The email address and mailing address of Buyer is as set forth on the order, and if not set forth, then as specified in PMSI’s records.

Each party shall have the right to amend its email address or mailing address by providing notice to the other party in the manner set forth herein.

  1. Jurisdiction and Venue.  The Terms and any Services performed pursuant hereto shall be governed by the laws of the State of Oklahoma.  Any dispute, controversy or claim arising out of relating to these Terms or the Services shall be finally settled in accordance with the Arbitration Rules of the American Arbitration Association, which rules are deemed to be incorporated by reference in this clause.  The number of arbitrators shall be one.  The seat of the arbitration shall be Tulsa, Oklahoma.  The parties will equally split the fees of the arbitrator.
  1. Severability.  If any provision of these Terms is finally determined to be unlawful, such provision will be deemed to be severed from these Terms and every other provision of these Terms will remain in full force and effect.

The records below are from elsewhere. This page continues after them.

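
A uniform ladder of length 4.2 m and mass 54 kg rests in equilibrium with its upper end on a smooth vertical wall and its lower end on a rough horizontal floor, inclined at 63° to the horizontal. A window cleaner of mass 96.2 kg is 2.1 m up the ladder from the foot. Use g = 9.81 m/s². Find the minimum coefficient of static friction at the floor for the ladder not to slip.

μ_min ≈ 0.255

ΣF_y = 0: N_floor = 54×9.81 + 96.2×9.81 = 1473.5 N.
Torques about the foot: N_wall · 4.2 sin 63° = 54×9.81×2.1 cos 63° + 96.2×9.81×2.1 cos 63° → N_wall = 375.38 N.
ΣF_x = 0: f_floor = N_wall = 375.38 N.
μ_min = f_floor / N_floor = 375.38 / 1473.5 = 0.2548.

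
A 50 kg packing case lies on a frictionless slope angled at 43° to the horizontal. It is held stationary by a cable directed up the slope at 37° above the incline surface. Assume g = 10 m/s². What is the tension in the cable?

Take axes along and perpendicular to the incline. Weight components: W sin 43° = 341 N down-slope, W cos 43° = 365.7 N into the surface.
Along incline: T cos 37° = W sin 43° → T = 427 N.
Perpendicular: N = W cos 43° − T sin 37° = 108.7 N.

T ≈ 427 N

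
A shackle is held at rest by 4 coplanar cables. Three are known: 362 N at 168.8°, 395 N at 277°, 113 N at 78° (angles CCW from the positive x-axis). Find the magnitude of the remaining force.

Sum the known components: ΣF_x = -283.5 N, ΣF_y = -211.2 N.
For equilibrium the remaining force must supply (−ΣF_x, −ΣF_y) = (283.5, 211.2) N.
Magnitude = √((283.5)² + (211.2)²) = 353.5 N; direction = atan2(211.2, 283.5) = 36.7°.

F ≈ 354 N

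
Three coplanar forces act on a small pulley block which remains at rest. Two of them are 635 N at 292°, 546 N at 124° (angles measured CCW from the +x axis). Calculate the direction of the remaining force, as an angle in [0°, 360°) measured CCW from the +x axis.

θ ≈ 63.6°

Sum the known components: ΣF_x = -67.44 N, ΣF_y = -136.1 N.
For equilibrium the remaining force must supply (−ΣF_x, −ΣF_y) = (67.44, 136.1) N.
Magnitude = √((67.44)² + (136.1)²) = 151.9 N; direction = atan2(136.1, 67.44) = 63.6°.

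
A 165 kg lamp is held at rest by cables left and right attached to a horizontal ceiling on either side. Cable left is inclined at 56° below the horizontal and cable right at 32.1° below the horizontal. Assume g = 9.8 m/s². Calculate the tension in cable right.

T_right ≈ 905 N

Weight W = 165 × 9.8 = 1617 N acts straight down.
Horizontal: T_left cos 56° = T_right cos 32.1°  →  T_left = 1.515 T_right.
Vertical: T_left sin 56° + T_right sin 32.1° = 1617.
Substituting the horizontal relation into the vertical equation gives 1.787 T_right = 1617, so T_right = 904.7 N.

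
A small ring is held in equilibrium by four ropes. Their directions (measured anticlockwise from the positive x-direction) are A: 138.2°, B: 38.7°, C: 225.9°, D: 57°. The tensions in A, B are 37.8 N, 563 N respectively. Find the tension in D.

Resolve: ΣF_x = 37.8 cos 138.2° + 563 cos 38.7° + T_C cos 225.9° + T_D cos 57° = 0.
        ΣF_y = 37.8 sin 138.2° + 563 sin 38.7° + T_C sin 225.9° + T_D sin 57° = 0.
The known terms sum to (411.2, 377.2) N, so -0.6959 T_C + 0.5446 T_D = -411.2 and -0.7181 T_C + 0.8387 T_D = -377.2.
Solving simultaneously: T_C = 724.2 N, T_D = 170.3 N.

T_D ≈ 170 N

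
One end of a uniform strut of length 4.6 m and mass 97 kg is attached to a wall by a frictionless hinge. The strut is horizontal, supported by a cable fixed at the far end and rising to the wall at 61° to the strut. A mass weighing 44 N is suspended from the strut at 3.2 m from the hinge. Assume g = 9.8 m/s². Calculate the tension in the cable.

T ≈ 578 N

Take torques about the hinge: T sin 61° · 4.6 = 97×9.8×2.3 + 44×3.2 = 2327.2 N·m.
So T = 2327.2 / (0.8746 × 4.6) = 578.43 N.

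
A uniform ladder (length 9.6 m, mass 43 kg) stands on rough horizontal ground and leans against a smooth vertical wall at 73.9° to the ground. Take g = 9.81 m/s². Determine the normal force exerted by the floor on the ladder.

ΣF_y = 0: N_floor = 43×9.81 = 421.83 N.

N_floor ≈ 422 N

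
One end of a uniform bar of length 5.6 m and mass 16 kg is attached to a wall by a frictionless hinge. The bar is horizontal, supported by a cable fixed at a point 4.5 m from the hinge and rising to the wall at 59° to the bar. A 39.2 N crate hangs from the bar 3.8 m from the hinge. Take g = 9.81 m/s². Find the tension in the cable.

T ≈ 153 N

Take torques about the hinge: T sin 59° · 4.5 = 16×9.81×2.8 + 39.2×3.8 = 588.45 N·m.
So T = 588.45 / (0.8572 × 4.5) = 152.56 N.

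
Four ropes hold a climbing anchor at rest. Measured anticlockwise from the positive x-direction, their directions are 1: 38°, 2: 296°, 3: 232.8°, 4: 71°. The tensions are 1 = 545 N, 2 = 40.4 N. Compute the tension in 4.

T_4 ≈ 561 N

Resolve: ΣF_x = 545 cos 38° + 40.4 cos 296° + T_3 cos 232.8° + T_4 cos 71° = 0.
        ΣF_y = 545 sin 38° + 40.4 sin 296° + T_3 sin 232.8° + T_4 sin 71° = 0.
The known terms sum to (447.2, 299.2) N, so -0.6046 T_3 + 0.3256 T_4 = -447.2 and -0.7965 T_3 + 0.9455 T_4 = -299.2.
Solving simultaneously: T_3 = 1042 N, T_4 = 561.2 N.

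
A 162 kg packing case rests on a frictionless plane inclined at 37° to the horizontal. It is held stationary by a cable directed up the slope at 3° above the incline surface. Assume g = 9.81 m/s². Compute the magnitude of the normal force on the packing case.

Take axes along and perpendicular to the incline. Weight components: W sin 37° = 956.4 N down-slope, W cos 37° = 1269 N into the surface.
Along incline: T cos 3° = W sin 37° → T = 957.7 N.
Perpendicular: N = W cos 37° − T sin 3° = 1219 N.

N ≈ 1220 N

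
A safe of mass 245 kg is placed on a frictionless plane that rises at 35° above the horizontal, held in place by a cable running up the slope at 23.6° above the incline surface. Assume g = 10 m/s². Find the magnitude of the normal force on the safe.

N ≈ 1390 N

Take axes along and perpendicular to the incline. Weight components: W sin 35° = 1405 N down-slope, W cos 35° = 2007 N into the surface.
Along incline: T cos 23.6° = W sin 35° → T = 1534 N.
Perpendicular: N = W cos 35° − T sin 23.6° = 1393 N.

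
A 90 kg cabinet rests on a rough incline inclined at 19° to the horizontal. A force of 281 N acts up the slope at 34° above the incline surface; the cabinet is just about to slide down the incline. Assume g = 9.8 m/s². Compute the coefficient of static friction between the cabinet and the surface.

μ ≈ 0.0801

On the verge of sliding down the incline, friction is at its maximum μN and acts up the slope.
Perpendicular to incline: N = W cos 19° − P sin 34° = 833.9 − 157.1 = 676.8 N.
Along incline: P cos 34° + μN = W sin 19° → μ = (W sin 19° − P cos 34°) / N = 0.08007.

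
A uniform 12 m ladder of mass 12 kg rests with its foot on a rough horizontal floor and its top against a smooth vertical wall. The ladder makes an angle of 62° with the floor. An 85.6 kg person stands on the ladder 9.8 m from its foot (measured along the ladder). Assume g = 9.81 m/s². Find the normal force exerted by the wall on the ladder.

N_wall ≈ 396 N

Torques about the foot: N_wall · 12 sin 62° = 12×9.81×6 cos 62° + 85.6×9.81×9.8 cos 62° → N_wall = 395.93 N.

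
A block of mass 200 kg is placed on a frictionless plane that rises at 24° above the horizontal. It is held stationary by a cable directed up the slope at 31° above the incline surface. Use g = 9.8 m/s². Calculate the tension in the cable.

Take axes along and perpendicular to the incline. Weight components: W sin 24° = 797.2 N down-slope, W cos 24° = 1791 N into the surface.
Along incline: T cos 31° = W sin 24° → T = 930 N.
Perpendicular: N = W cos 24° − T sin 31° = 1312 N.

T ≈ 930 N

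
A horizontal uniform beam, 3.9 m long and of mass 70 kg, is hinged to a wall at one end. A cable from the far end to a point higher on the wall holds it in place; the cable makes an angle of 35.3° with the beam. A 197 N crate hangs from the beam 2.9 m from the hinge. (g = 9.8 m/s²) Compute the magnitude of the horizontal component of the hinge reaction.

Take torques about the hinge: T sin 35.3° · 3.9 = 70×9.8×1.95 + 197×2.9 = 1909 N·m.
So T = 1909 / (0.5779 × 3.9) = 847.07 N.
ΣF_x = 0: H_x = T cos 35.3° = 691.33 N.

H_x ≈ 691 N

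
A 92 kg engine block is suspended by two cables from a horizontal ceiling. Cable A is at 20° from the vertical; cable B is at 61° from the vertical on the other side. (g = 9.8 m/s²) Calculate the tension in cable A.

Angles from the horizontal: cable A is 90° − 20° = 70°, cable B is 90° − 61° = 29°.
Weight W = 92 × 9.8 = 901.6 N acts straight down.
Horizontal: T_A cos 70° = T_B cos 29°  →  T_B = 0.3911 T_A.
Vertical: T_A sin 70° + T_B sin 29° = 901.6.
Substituting the horizontal relation into the vertical equation gives 1.129 T_A = 901.6, so T_A = 798.4 N.

T_A ≈ 798 N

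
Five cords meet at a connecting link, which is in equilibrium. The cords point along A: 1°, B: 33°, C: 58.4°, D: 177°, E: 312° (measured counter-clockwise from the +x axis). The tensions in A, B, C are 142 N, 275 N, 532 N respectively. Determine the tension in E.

Resolve: ΣF_x = 142 cos 1° + 275 cos 33° + 532 cos 58.4° + T_D cos 177° + T_E cos 312° = 0.
        ΣF_y = 142 sin 1° + 275 sin 33° + 532 sin 58.4° + T_D sin 177° + T_E sin 312° = 0.
The known terms sum to (651.4, 605.4) N, so -0.9986 T_D + 0.6691 T_E = -651.4 and 0.0523 T_D − 0.7431 T_E = -605.4.
Solving simultaneously: T_D = 1257 N, T_E = 903.2 N.

T_E ≈ 903 N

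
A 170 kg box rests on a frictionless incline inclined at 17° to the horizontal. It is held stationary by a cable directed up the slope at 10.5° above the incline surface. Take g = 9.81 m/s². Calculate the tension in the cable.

Take axes along and perpendicular to the incline. Weight components: W sin 17° = 487.6 N down-slope, W cos 17° = 1595 N into the surface.
Along incline: T cos 10.5° = W sin 17° → T = 495.9 N.
Perpendicular: N = W cos 17° − T sin 10.5° = 1504 N.

T ≈ 496 N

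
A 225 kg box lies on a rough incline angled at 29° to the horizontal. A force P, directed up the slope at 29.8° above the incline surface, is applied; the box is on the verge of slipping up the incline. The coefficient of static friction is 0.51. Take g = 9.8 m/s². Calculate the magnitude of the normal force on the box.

On the verge of sliding up the incline, friction equals μN and acts down the slope.
Perpendicular: N + P sin 29.8° = W cos 29° = 1929 N.
Along incline: P cos 29.8° = W sin 29° + μN  with W sin 29° = 1069 N.
Solving the pair for P and N: P = 1831 N, N = 1019 N (and f = μN = 519.6 N).

N ≈ 1020 N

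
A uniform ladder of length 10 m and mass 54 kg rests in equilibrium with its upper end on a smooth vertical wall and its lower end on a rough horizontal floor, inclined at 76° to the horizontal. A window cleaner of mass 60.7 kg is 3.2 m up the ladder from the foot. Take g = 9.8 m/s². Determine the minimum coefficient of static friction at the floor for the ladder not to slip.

ΣF_y = 0: N_floor = 54×9.8 + 60.7×9.8 = 1124.1 N.
Torques about the foot: N_wall · 10 sin 76° = 54×9.8×5 cos 76° + 60.7×9.8×3.2 cos 76° → N_wall = 113.43 N.
ΣF_x = 0: f_floor = N_wall = 113.43 N.
μ_min = f_floor / N_floor = 113.43 / 1124.1 = 0.1009.

μ_min ≈ 0.101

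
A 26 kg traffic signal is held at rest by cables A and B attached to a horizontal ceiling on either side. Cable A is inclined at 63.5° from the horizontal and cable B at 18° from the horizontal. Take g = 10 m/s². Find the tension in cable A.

T_A ≈ 250 N

Weight W = 26 × 10 = 260 N acts straight down.
Horizontal: T_A cos 63.5° = T_B cos 18°  →  T_B = 0.4692 T_A.
Vertical: T_A sin 63.5° + T_B sin 18° = 260.
Substituting the horizontal relation into the vertical equation gives 1.04 T_A = 260, so T_A = 250 N.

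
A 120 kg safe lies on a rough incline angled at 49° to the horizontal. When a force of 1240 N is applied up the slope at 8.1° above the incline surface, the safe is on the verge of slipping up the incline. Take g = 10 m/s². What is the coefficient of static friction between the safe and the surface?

On the verge of sliding up the incline, friction is at its maximum μN and acts down the slope.
Perpendicular to incline: N = W cos 49° − P sin 8.1° = 787.3 − 174.7 = 612.6 N.
Along incline: P cos 8.1° − μN = W sin 49° → μ = −(W sin 49° − P cos 8.1°) / N = 0.5256.

μ ≈ 0.526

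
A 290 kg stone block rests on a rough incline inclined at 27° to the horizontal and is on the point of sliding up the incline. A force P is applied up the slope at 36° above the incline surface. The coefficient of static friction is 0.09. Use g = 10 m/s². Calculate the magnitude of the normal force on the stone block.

N ≈ 1530 N

On the verge of sliding up the incline, friction equals μN and acts down the slope.
Perpendicular: N + P sin 36° = W cos 27° = 2584 N.
Along incline: P cos 36° = W sin 27° + μN  with W sin 27° = 1317 N.
Solving the pair for P and N: P = 1797 N, N = 1527 N (and f = μN = 137.5 N).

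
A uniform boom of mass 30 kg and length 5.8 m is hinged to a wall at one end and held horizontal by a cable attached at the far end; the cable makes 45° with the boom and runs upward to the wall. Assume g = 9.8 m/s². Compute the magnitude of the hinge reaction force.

Take torques about the hinge: T sin 45° · 5.8 = 30×9.8×2.9 = 852.6 N·m.
So T = 852.6 / (0.7071 × 5.8) = 207.89 N.
ΣF_x = 0: H_x = T cos 45° = 147 N.
ΣF_y = 0: H_y = (30×9.8) − T sin 45° = 294 − 147 = 147 N.
|H| = √(H_x² + H_y²) = √((147)² + (147)²) = 207.89 N.

|H| ≈ 208 N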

  1. Assignment.  The Agreement shall not be assigned by either party without the written consent of both parties.
  1. Compliance with Law.  Each Party represents and warrants on a continuing basis for the duration of this Agreement that it is not the subject of any governmental sanctions and will comply with any and all applicable laws, rules, or regulations.  Either Party may, at its election, suspend the contractual performance that is violative of law, rules or regulations, including without limitation the Foreign Corrupt Practices Act of 1977, or prohibited by any of the sanctions.  The suspension of performance under this paragraph shall not be considered as a breach of contract.
  1. Entire Agreement.  These Terms supersede all other agreements, oral or written, made with respect to the subject hereof and the Services contemplated hereby, and contains the entire agreement of the parties.